Did you do your chores?
“Where parents do too much for their children, the children will not do much for themselves.”
It’s officially summer where I live, and that means millions of Atlanta parents are preparing for battle. Some are jumping right in, hoping to get it right, right from the start (for these folks, there’s only one right way to do this). Some other parents are somehow on the opposite side of the spectrum, taking a laid-back approach this year, hoping that another year of life under their kids’ belts will somehow make those kids spontaneously feed the dog, take the garbage to the curb, and put away their folded laundry (somehow I doubt this will happen).
Wherever you find yourself on this spectrum this year, please pause and remember this one, ironclad relationship rule: you are not responsible for getting your kids to do anything.
Those of you who’ve read ScreamFree Parenting have seen this idea before, and it’s at the heart of everything we teach. Why? Because any step to get someone else to do something automatically gets you off on the wrong foot. You don’t want to make your kids do the dishes; you want your kids to make themselves do the dishes. You don’t want to your kids to clean their bathroom because you reminded them; you want your kids to scrub the toilet because they reminded themselves to do it.
Now, some of you will say, “I don’t care, as long as it gets done.” Well, first of all, I don’t believe you. I don’t believe you really want the power to make your kids do their chores (or their homework, or their piano practice, whatever), because undoubtedly you’ve had this thought before: “boy, I wish I didn’t have to tell ‘em every time—why can’t they just learn to do this on their own?”
Second of all, if what you wanted more than anything was to just get the chore done, then do it yourself. Or pay someone else to do it.
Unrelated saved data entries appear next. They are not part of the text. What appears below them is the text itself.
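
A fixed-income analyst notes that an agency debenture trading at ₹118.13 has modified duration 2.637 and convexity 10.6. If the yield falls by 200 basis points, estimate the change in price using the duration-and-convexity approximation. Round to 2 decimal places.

+₹6.48

Duration effect: -D_mod·Δy = -2.637 × (-0.02) = +0.052740
Convexity effect: ½·C·(Δy)² = 0.5 × 10.6 × (-0.02)² = +0.0021200
ΔP/P ≈ +0.052740 + 0.0021200 = +0.054860
ΔP ≈ 118.13 × (+0.054860) = +6.4806118.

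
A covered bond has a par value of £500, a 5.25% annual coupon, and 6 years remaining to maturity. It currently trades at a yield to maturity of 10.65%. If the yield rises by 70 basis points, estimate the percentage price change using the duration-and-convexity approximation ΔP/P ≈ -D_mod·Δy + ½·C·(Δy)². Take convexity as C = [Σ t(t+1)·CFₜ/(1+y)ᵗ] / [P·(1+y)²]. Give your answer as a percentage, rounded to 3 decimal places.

-3.211%

With y = 0.1065:
  t   CF        PV=CF/(1+0.1065)^t    t·PV        t(t+1)·PV
  1        26.25        23.7235        23.7235          47.4469
  2        26.25        21.4401        42.8802         128.6405
  3        26.25        19.3765        58.1295         232.5179
  4        26.25        17.5115        70.0460         350.2302
  5        26.25        15.8260        79.1302         474.7812
  6       526.25       286.7369     1,720.4215      12,042.9502
  Σ                    384.6145     1,994.3308      13,276.5668
P = 384.6145; D_Mac = 5.18527 yrs; D_mod = 4.68619 yrs; C = 28.19404.
Duration effect: -4.68619 × (+0.007) = -0.032803
Convexity effect: 0.5 × 28.19404 × (0.007)² = +0.0006908
ΔP/P ≈ -0.032803 + 0.0006908 = -0.032113 = -3.2113%.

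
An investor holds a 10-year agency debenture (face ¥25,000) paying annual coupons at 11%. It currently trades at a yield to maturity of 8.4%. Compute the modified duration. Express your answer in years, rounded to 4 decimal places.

6.2799 years

Periodic yield y = 0.084. First find Macaulay duration:
  t   CF        PV=CF/(1+0.084)^t    t·PV
  1     2,750.00     2,536.9004     2,536.9004
  2     2,750.00     2,340.3140     4,680.6280
  3     2,750.00     2,158.9612     6,476.8837
  4     2,750.00     1,991.6617     7,966.6467
  5     2,750.00     1,837.3263     9,186.6313
  6     2,750.00     1,694.9504    10,169.7026
  7     2,750.00     1,563.6074    10,945.2518
  8     2,750.00     1,442.4423    11,539.5380
  9     2,750.00     1,330.6663    11,975.9966
  10   27,750.00    12,387.1149   123,871.1488
  Σ                 29,283.9448   199,349.3279
P = 29,283.9448; Macaulay duration = 199,349.3279 / 29,283.9448 = 6.80746 years.
Modified duration = D_Mac / (1 + y) = 6.80746 / 1.084 = 6.27995 years.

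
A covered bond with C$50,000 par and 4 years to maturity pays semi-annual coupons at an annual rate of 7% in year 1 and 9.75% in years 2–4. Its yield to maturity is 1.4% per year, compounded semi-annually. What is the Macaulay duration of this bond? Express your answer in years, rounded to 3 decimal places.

3.553 years

Periodic yield y = 0.007. Discount each cash flow and weight by its period:
  t   CF        PV=CF/(1+0.007)^t    t·PV
  1     1,750.00     1,737.8352     1,737.8352
  2     1,750.00     1,725.7549     3,451.5097
  3     2,437.50     2,387.0209     7,161.0626
  4     2,437.50     2,370.4279     9,481.7114
  5     2,437.50     2,353.9502    11,769.7510
  6     2,437.50     2,337.5871    14,025.5226
  7     2,437.50     2,321.3377    16,249.3641
  8    52,437.50    49,591.3823   396,731.0583
  Σ                 64,825.2960   460,607.8148
Price P = Σ PV = 64,825.2960.
Macaulay duration = Σ(t·PV) / P = 460,607.8148 / 64,825.2960 = 7.10537 half-year periods.
In years: 7.10537 / 2 = 3.55269 years.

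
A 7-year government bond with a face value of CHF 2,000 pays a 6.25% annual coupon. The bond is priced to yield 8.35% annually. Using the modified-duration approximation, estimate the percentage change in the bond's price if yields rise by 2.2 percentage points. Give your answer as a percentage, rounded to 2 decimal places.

-11.78%

Periodic yield y = 0.0835. Modified duration first:
  t   CF        PV=CF/(1+0.0835)^t    t·PV
  1       125.00       115.3669       115.3669
  2       125.00       106.4761       212.9522
  3       125.00        98.2705       294.8116
  4       125.00        90.6973       362.7892
  5       125.00        83.7077       418.5385
  6       125.00        77.2568       463.5406
  7     2,125.00     1,212.1504     8,485.0531
  Σ                  1,783.9257    10,353.0521
P = 1,783.9257; D_Mac = 5.80352 yrs; D_mod = 5.80352/(1+0.0835) = 5.35627 yrs.
ΔP/P ≈ -D_mod · Δy = -5.35627 × (+0.022) = -0.117838 = -11.7838%.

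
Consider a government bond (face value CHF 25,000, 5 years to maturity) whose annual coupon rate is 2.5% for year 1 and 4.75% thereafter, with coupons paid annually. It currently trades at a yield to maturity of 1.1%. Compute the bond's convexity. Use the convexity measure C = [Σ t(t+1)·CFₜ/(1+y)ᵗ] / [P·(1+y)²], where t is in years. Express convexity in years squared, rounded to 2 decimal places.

26.73

With y = 0.011:
  t   CF        PV=CF/(1+0.011)^t    t·PV        t(t+1)·PV
  1       625.00       618.1998       618.1998       1,236.3996
  2     1,187.50     1,161.7998     2,323.5997       6,970.7990
  3     1,187.50     1,149.1591     3,447.4772      13,789.9089
  4     1,187.50     1,136.6559     4,546.6234      22,733.1172
  5    26,187.50    24,793.5242   123,967.6209     743,805.7255
  Σ                 28,859.3388   134,903.5211     788,535.9503
P = 28,859.3388.
Convexity = Σ t(t+1)·PV / [P·(1+y)²] = 788,535.9503 / (28,859.3388 × 1.022121) = 26.73208.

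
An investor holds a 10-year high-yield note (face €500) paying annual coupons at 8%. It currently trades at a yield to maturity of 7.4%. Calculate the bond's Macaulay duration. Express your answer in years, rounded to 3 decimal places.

7.307 years

Periodic yield y = 0.074. Discount each cash flow and weight by its year:
  t   CF        PV=CF/(1+0.074)^t    t·PV
  1        40.00        37.2439        37.2439
  2        40.00        34.6778        69.3556
  3        40.00        32.2884        96.8653
  4        40.00        30.0637       120.2549
  5        40.00        27.9923       139.9615
  6        40.00        26.0636       156.3816
  7        40.00        24.2678       169.8744
  8        40.00        22.5957       180.7656
  9        40.00        21.0388       189.3494
  10      540.00       264.4545     2,644.5449
  Σ                    520.6866     3,804.5972
Price P = Σ PV = 520.6866.
Macaulay duration = Σ(t·PV) / P = 3,804.5972 / 520.6866 = 7.30689 years.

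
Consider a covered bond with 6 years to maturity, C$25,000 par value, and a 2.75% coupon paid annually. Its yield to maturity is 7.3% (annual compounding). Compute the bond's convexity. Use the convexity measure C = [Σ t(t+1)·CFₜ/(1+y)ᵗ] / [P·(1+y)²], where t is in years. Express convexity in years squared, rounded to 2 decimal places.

32.89

With y = 0.073:
  t   CF        PV=CF/(1+0.073)^t    t·PV        t(t+1)·PV
  1       687.50       640.7269       640.7269       1,281.4539
  2       687.50       597.1360     1,194.2720       3,582.8160
  3       687.50       556.5107     1,669.5322       6,678.1287
  4       687.50       518.6493     2,074.5973      10,372.9864
  5       687.50       483.3638     2,416.8188      14,500.9130
  6    25,687.50    16,831.5266   100,989.1595     706,924.1166
  Σ                 19,627.9133   108,985.1068     743,340.4147
P = 19,627.9133.
Convexity = Σ t(t+1)·PV / [P·(1+y)²] = 743,340.4147 / (19,627.9133 × 1.151329) = 32.89381.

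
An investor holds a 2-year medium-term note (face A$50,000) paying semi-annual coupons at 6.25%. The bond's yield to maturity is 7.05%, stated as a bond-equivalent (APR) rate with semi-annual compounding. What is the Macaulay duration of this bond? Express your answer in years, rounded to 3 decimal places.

Periodic yield y = 0.03525. Discount each cash flow and weight by its period:
  t   CF        PV=CF/(1+0.03525)^t    t·PV
  1     1,562.50     1,509.2973     1,509.2973
  2     1,562.50     1,457.9061     2,915.8122
  3     1,562.50     1,408.2647     4,224.7942
  4    51,562.50    44,890.3518   179,561.4073
  Σ                 49,265.8199   188,211.3110
Price P = Σ PV = 49,265.8199.
Macaulay duration = Σ(t·PV) / P = 188,211.3110 / 49,265.8199 = 3.82032 half-year periods.
In years: 3.82032 / 2 = 1.91016 years.

1.910 years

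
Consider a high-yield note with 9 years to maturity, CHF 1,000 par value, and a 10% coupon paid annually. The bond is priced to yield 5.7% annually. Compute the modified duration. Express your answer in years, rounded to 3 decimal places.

Periodic yield y = 0.057. First find Macaulay duration:
  t   CF        PV=CF/(1+0.057)^t    t·PV
  1       100.00        94.6074        94.6074
  2       100.00        89.5056       179.0111
  3       100.00        84.6789       254.0366
  4       100.00        80.1125       320.4498
  5       100.00        75.7923       378.9615
  6       100.00        71.7051       430.2306
  7       100.00        67.8383       474.8682
  8       100.00        64.1801       513.4405
  9     1,100.00       667.9098     6,011.1880
  Σ                  1,296.3298     8,656.7937
P = 1,296.3298; Macaulay duration = 8,656.7937 / 1,296.3298 = 6.67793 years.
Modified duration = D_Mac / (1 + y) = 6.67793 / 1.057 = 6.31781 years.

6.318 years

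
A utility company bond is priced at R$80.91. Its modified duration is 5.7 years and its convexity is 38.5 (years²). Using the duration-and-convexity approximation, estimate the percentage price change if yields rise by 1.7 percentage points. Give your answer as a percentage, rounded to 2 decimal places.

Duration effect: -D_mod·Δy = -5.7 × (+0.017) = -0.096900
Convexity effect: ½·C·(Δy)² = 0.5 × 38.5 × (0.017)² = +0.00556325
ΔP/P ≈ -0.096900 + 0.00556325 = -0.09133675
= -9.133675%.

-9.13%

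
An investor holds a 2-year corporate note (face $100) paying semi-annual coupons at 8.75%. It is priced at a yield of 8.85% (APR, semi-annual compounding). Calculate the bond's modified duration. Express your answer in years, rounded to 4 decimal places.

Periodic yield y = 0.04425. First find Macaulay duration:
  t   CF        PV=CF/(1+0.04425)^t    t·PV
  1        4.375         4.1896         4.1896
  2        4.375         4.0121         8.0242
  3        4.375         3.8421        11.5262
  4      104.375        87.7766       351.1062
  Σ                     99.8203       374.8462
P = 99.8203; Macaulay duration = 374.8462 / 99.8203 = 3.75521 half-year periods = 1.87760 years.
Modified duration = D_Mac / (1 + y) = 1.87760 / 1.04425 = 1.79804 years.

1.7980 years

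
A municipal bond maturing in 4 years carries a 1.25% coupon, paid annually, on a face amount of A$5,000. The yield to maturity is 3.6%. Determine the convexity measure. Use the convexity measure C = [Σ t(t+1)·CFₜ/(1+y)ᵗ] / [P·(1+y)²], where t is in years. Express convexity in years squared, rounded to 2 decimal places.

18.15

With y = 0.036:
  t   CF        PV=CF/(1+0.036)^t    t·PV        t(t+1)·PV
  1        62.50        60.3282        60.3282         120.6564
  2        62.50        58.2318       116.4637         349.3910
  3        62.50        56.2083       168.6250         674.5001
  4     5,062.50     4,394.6674    17,578.6697      87,893.3485
  Σ                  4,569.4358    17,924.0866      89,037.8960
P = 4,569.4358.
Convexity = Σ t(t+1)·PV / [P·(1+y)²] = 89,037.8960 / (4,569.4358 × 1.073296) = 18.15486.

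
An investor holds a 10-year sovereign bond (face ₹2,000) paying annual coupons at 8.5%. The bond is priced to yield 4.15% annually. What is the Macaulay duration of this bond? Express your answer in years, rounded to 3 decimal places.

Periodic yield y = 0.0415. Discount each cash flow and weight by its year:
  t   CF        PV=CF/(1+0.0415)^t    t·PV
  1       170.00       163.2261       163.2261
  2       170.00       156.7221       313.4443
  3       170.00       150.4773       451.4320
  4       170.00       144.4814       577.9254
  5       170.00       138.7243       693.6215
  6       170.00       133.1966       799.1799
  7       170.00       127.8892       895.2247
  8       170.00       122.7933       982.3465
  9       170.00       117.9004     1,061.1040
  10    2,170.00     1,444.9972    14,449.9715
  Σ                  2,700.4081    20,387.4760
Price P = Σ PV = 2,700.4081.
Macaulay duration = Σ(t·PV) / P = 20,387.4760 / 2,700.4081 = 7.54978 years.

7.550 years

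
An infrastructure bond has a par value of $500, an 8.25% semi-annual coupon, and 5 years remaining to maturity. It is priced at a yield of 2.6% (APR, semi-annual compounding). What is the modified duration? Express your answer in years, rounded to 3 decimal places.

Periodic yield y = 0.013. First find Macaulay duration:
  t   CF        PV=CF/(1+0.013)^t    t·PV
  1       20.625        20.3603        20.3603
  2       20.625        20.0990        40.1981
  3       20.625        19.8411        59.5233
  4       20.625        19.5865        78.3459
  5       20.625        19.3351        96.6756
  6       20.625        19.0870       114.5219
  7       20.625        18.8420       131.8943
  8       20.625        18.6002       148.8019
  9       20.625        18.3615       165.2538
  10     520.625       457.5416     4,575.4158
  Σ                    631.6544     5,430.9907
P = 631.6544; Macaulay duration = 5,430.9907 / 631.6544 = 8.59804 half-year periods = 4.29902 years.
Modified duration = D_Mac / (1 + y) = 4.29902 / 1.013 = 4.24385 years.

4.244 years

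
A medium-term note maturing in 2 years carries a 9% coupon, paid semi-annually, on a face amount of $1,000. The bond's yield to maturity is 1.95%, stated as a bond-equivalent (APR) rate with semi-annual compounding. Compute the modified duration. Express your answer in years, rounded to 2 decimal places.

1.87 years

Periodic yield y = 0.00975. First find Macaulay duration:
  t   CF        PV=CF/(1+0.00975)^t    t·PV
  1        45.00        44.5655        44.5655
  2        45.00        44.1352        88.2703
  3        45.00        43.7090       131.1270
  4     1,045.00     1,005.2194     4,020.8774
  Σ                  1,137.6290     4,284.8403
P = 1,137.6290; Macaulay duration = 4,284.8403 / 1,137.6290 = 3.76647 half-year periods = 1.88323 years.
Modified duration = D_Mac / (1 + y) = 1.88323 / 1.00975 = 1.86505 years.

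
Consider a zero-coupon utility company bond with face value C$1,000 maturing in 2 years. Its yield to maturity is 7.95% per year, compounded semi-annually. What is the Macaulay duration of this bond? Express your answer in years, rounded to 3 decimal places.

2.000 years

A zero-coupon bond has a single cash flow at maturity, so its Macaulay duration equals its maturity: 2 years.
(Equivalently: 4 semi-annual periods ÷ 2 = 2 years.)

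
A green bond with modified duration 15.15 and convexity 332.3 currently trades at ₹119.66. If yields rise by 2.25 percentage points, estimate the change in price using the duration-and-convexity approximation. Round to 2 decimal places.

Duration effect: -D_mod·Δy = -15.15 × (+0.0225) = -0.340875
Convexity effect: ½·C·(Δy)² = 0.5 × 332.3 × (0.0225)² = +0.0841134375
ΔP/P ≈ -0.340875 + 0.0841134375 = -0.2567615625
ΔP ≈ 119.66 × (-0.2567615625) = -30.72408856875.

-₹30.72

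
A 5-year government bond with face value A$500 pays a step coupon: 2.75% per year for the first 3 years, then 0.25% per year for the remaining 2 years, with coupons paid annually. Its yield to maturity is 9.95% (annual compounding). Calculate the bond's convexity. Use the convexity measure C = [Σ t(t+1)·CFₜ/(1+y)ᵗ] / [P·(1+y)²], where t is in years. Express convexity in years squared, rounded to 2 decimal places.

With y = 0.0995:
  t   CF        PV=CF/(1+0.0995)^t    t·PV        t(t+1)·PV
  1        13.75        12.5057        12.5057          25.0114
  2        13.75        11.3740        22.7479          68.2438
  3        13.75        10.3447        31.0340         124.1361
  4         1.25         0.8553         3.4213          17.1064
  5       501.25       311.9451     1,559.7257       9,358.3541
  Σ                    347.0248     1,629.4346       9,592.8518
P = 347.0248.
Convexity = Σ t(t+1)·PV / [P·(1+y)²] = 9,592.8518 / (347.0248 × 1.208900) = 22.86635.

22.87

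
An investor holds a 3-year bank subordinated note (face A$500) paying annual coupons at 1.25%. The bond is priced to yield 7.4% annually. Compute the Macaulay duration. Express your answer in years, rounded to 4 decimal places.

2.9594 years

Periodic yield y = 0.074. Discount each cash flow and weight by its year:
  t   CF        PV=CF/(1+0.074)^t    t·PV
  1         6.25         5.8194         5.8194
  2         6.25         5.4184        10.8368
  3       506.25       408.6506     1,225.9519
  Σ                    419.8884     1,242.6081
Price P = Σ PV = 419.8884.
Macaulay duration = Σ(t·PV) / P = 1,242.6081 / 419.8884 = 2.95938 years.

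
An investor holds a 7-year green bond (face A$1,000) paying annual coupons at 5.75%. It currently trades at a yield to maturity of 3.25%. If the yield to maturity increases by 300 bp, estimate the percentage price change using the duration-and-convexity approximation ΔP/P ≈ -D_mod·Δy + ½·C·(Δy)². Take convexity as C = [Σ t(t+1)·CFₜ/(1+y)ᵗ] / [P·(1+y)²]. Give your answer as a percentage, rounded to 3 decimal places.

With y = 0.0325:
  t   CF        PV=CF/(1+0.0325)^t    t·PV        t(t+1)·PV
  1        57.50        55.6901        55.6901         111.3801
  2        57.50        53.9371       107.8742         323.6227
  3        57.50        52.2393       156.7180         626.8721
  4        57.50        50.5950       202.3800       1,011.9000
  5        57.50        49.0024       245.0121       1,470.0726
  6        57.50        47.4600       284.7598       1,993.3188
  7     1,057.50       845.3761     5,917.6325      47,341.0603
  Σ                  1,154.3000     6,970.0668      52,878.2267
P = 1,154.3000; D_Mac = 6.03835 yrs; D_mod = 5.84828 yrs; C = 42.97126.
Duration effect: -5.84828 × (+0.03) = -0.175448
Convexity effect: 0.5 × 42.97126 × (0.03)² = +0.0193371
ΔP/P ≈ -0.175448 + 0.0193371 = -0.156111 = -15.6111%.

-15.611%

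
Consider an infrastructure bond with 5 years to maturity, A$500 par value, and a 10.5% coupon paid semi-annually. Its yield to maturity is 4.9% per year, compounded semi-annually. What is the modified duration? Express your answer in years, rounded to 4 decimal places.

Periodic yield y = 0.0245. First find Macaulay duration:
  t   CF        PV=CF/(1+0.0245)^t    t·PV
  1        26.25        25.6223        25.6223
  2        26.25        25.0095        50.0190
  3        26.25        24.4114        73.2343
  4        26.25        23.8277        95.3107
  5        26.25        23.2578       116.2892
  6        26.25        22.7017       136.2099
  7        26.25        22.1588       155.1114
  8        26.25        21.6289       173.0309
  9        26.25        21.1116       190.0046
  10      526.25       413.1164     4,131.1644
  Σ                    622.8461     5,145.9967
P = 622.8461; Macaulay duration = 5,145.9967 / 622.8461 = 8.26207 half-year periods = 4.13103 years.
Modified duration = D_Mac / (1 + y) = 4.13103 / 1.0245 = 4.03224 years.

4.0322 years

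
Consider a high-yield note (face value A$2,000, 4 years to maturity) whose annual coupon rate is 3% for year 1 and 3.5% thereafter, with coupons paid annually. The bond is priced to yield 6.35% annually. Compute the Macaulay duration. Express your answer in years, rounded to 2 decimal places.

3.80 years

Periodic yield y = 0.0635. Discount each cash flow and weight by its year:
  t   CF        PV=CF/(1+0.0635)^t    t·PV
  1        60.00        56.4175        56.4175
  2        70.00        61.8904       123.7807
  3        70.00        58.1950       174.5850
  4     2,070.00     1,618.1559     6,472.6237
  Σ                  1,794.6588     6,827.4069
Price P = Σ PV = 1,794.6588.
Macaulay duration = Σ(t·PV) / P = 6,827.4069 / 1,794.6588 = 3.80429 years.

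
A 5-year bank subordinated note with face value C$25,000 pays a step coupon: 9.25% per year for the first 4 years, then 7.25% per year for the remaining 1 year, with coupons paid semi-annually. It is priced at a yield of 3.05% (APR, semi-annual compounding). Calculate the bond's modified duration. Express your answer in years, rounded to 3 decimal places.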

See, if chores are just about having a clean house, then bypass the battle altogether and do what it takes to have a clean house (which may require sending your kids off to camp for the whole summer).
If, however, what you really want most is to help your kids learn to live in a community, decrease their dependence on you, and give yourself a calmer (and cleaner) home in the process, then start this summer by breathing in this truth: “I am not responsible for getting my kids to do their chores.”